An easy way to support new hardware that lacks support in the driver, but is similar enough to old hardware, is presented. A generic means of matching hardware, in a bus independent manner, is used to instruct the bus layer to lie about the plug and play properties of a device so as trick the driver into thinking the device is of a different, supported type. Compatible hardware will then work with this driver. Additional application for the matching or the mapping technology is discussed.

For years, new hardware has been released after FreeBSD does its releases. This new hardware often times is upwardly compatible with the prior generation of the hardware. Many times, the drive writers add support for this new hardware by having the driver treat it just like earlier versions of the hardware, possibly with additional capabilities. Today, FreeBSD users need to recompile the kernel or driver module to support this new hardware. A generic mapping capability will allow users of these devices to use them, possibly without the new features, until the drivers can be updated.
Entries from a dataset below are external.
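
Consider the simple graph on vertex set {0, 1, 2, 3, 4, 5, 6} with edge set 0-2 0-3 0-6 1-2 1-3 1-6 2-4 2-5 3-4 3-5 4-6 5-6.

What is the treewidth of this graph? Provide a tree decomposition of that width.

Every bag has size at most 4, so the width is 4 − 1 = 3 and tw(G) ≤ 3. For the lower bound: the 4 vertex sets {3,4}, {1,6}, {2}, {0} are disjoint, each induces a connected subgraph, and every pair is joined by at least one edge of G. Contracting each set to a single vertex therefore yields K_{4} as a minor, and since treewidth is minor-monotone, tw(G) ≥ tw(K_{4}) = 3. Therefore the treewidth is 3.

Treewidth 3.
One such decomposition:
Bags: B1 = {2, 3, 4, 6}  B2 = {1, 2, 3, 6}  B3 = {0, 2, 3, 6}  B4 = {2, 3, 5, 6}
Tree: B1–B2, B2–B3, B3–B4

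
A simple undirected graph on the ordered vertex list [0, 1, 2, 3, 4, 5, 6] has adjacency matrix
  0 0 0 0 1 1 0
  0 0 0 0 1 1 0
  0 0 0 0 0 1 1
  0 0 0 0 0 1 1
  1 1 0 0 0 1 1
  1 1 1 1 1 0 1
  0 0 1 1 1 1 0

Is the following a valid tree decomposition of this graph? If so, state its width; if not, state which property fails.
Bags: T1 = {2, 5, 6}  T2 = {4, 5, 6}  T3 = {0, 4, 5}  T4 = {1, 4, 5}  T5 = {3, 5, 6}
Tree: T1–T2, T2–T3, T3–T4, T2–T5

Yes; width 2.

Every vertex of G appears in some bag (union = {0, 1, 2, 3, 4, 5, 6}); every edge is covered by a bag; and for each vertex v the set of bags containing v is connected in the bag tree. The decomposition is therefore valid. The largest bag has 3 vertices, so the width is 2.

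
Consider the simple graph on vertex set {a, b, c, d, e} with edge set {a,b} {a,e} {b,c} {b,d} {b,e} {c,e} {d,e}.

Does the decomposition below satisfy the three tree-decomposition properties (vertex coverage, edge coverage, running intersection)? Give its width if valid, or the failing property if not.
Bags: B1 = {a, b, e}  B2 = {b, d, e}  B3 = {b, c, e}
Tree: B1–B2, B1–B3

Yes; width 2.

Checking the three conditions: (i) the bags cover all of {a, b, c, d, e}; (ii) for each edge, some bag contains both endpoints; (iii) the bags containing any fixed vertex form a subtree. All hold, so the decomposition is valid with width 3 − 1 = 2.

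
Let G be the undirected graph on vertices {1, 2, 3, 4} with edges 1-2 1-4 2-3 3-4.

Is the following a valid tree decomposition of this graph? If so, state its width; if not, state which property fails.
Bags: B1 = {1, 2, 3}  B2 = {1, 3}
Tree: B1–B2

No — vertex 4 appears in no bag.

A tree decomposition must satisfy three properties: every vertex lies in some bag; for every edge, both endpoints lie together in some bag; and for every vertex, the bags containing it form a connected subtree. Here vertex 4 appears in no bag, so the decomposition is invalid.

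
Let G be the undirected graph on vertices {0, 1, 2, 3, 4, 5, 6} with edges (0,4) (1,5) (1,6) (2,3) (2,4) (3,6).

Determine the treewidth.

A width-1 tree decomposition is:
Bags: B1 = {1, 5}  B2 = {1, 6}  B3 = {3, 6}  B4 = {2, 3}  B5 = {2, 4}  B6 = {0, 4}
Tree: B1–B2, B2–B3, B3–B4, B4–B5, B5–B6
Each bag holds 2 vertices, so the decomposition has width 1, which upper-bounds the treewidth. Since G has at least one edge (e.g. 5–1), it is not an edgeless graph, so tw(G) ≥ 1. The upper and lower bounds meet at 1, so that is the treewidth.

1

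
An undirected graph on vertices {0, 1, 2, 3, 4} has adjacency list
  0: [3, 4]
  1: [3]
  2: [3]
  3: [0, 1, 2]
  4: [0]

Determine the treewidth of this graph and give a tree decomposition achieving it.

Treewidth 1.
One optimal decomposition is:
Bags: B1 = {0, 3}  B2 = {2, 3}  B3 = {1, 3}  B4 = {0, 4}
Tree: B1–B2, B2–B3, B1–B4

The largest bag has 2 vertices, giving width 1; this decomposition certifies tw(G) ≤ 1. Any graph with an edge has treewidth ≥ 1, and G has the edge 3–0. Therefore the treewidth is 1.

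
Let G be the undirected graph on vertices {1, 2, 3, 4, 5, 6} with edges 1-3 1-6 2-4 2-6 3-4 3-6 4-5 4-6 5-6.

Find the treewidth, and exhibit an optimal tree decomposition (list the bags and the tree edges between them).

Every bag has size at most 3, so the width is 3 − 1 = 2 and tw(G) ≤ 2. For the lower bound, the 3 vertices {1, 3, 6} are pairwise adjacent, and any tree decomposition puts a clique entirely inside one bag — forcing width ≥ 2. The upper and lower bounds meet at 2, so that is the treewidth.

Treewidth 2.
One optimal decomposition is:
Bags: B1 = {1, 3, 6}  B2 = {3, 4, 6}  B3 = {4, 5, 6}  B4 = {2, 4, 6}
Tree: B1–B2, B2–B3, B3–B4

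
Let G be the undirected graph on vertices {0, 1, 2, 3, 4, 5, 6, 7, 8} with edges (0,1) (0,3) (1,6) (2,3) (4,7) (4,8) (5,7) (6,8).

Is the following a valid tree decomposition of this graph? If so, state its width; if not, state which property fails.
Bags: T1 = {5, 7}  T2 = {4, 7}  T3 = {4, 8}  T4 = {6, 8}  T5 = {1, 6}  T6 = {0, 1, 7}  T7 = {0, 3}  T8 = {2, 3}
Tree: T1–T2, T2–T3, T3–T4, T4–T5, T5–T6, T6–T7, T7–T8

A tree decomposition must satisfy three properties: every vertex lies in some bag; for every edge, both endpoints lie together in some bag; and for every vertex, the bags containing it form a connected subtree. Here bags containing vertex 7 are not connected in the tree, so the decomposition is invalid.

No — bags containing vertex 7 are not connected in the tree.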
There are also hooks in the system to allow users to 'downgrade' newer hardware when driver bugs prevent the usage of newer features of a card as well. Buses in the system cooperate with this mapping system by providing caching the plug and play data used to match devices and feeding that data to drivers bidding on a device. By hooking the mapping layer in at this point, buses can implement the mapping transparently to client drivers. This reduces the amount of work necessary to implement the feature because there's a relatively small number of bus drivers compared to the number of client drivers in the system.

In addition to providing a means to map the plug and play data used to match devices, this matching portin of this software also allows for other features to be implemented based on the mapping. Since location is included in this data, wiring devices to a specific location can be implemented with this method. New quirks can be added at run time, and can be more selective about which devices are matched that has traditionally been available.

This paper explores the current implementation, as well as outlines additional applications for the technology.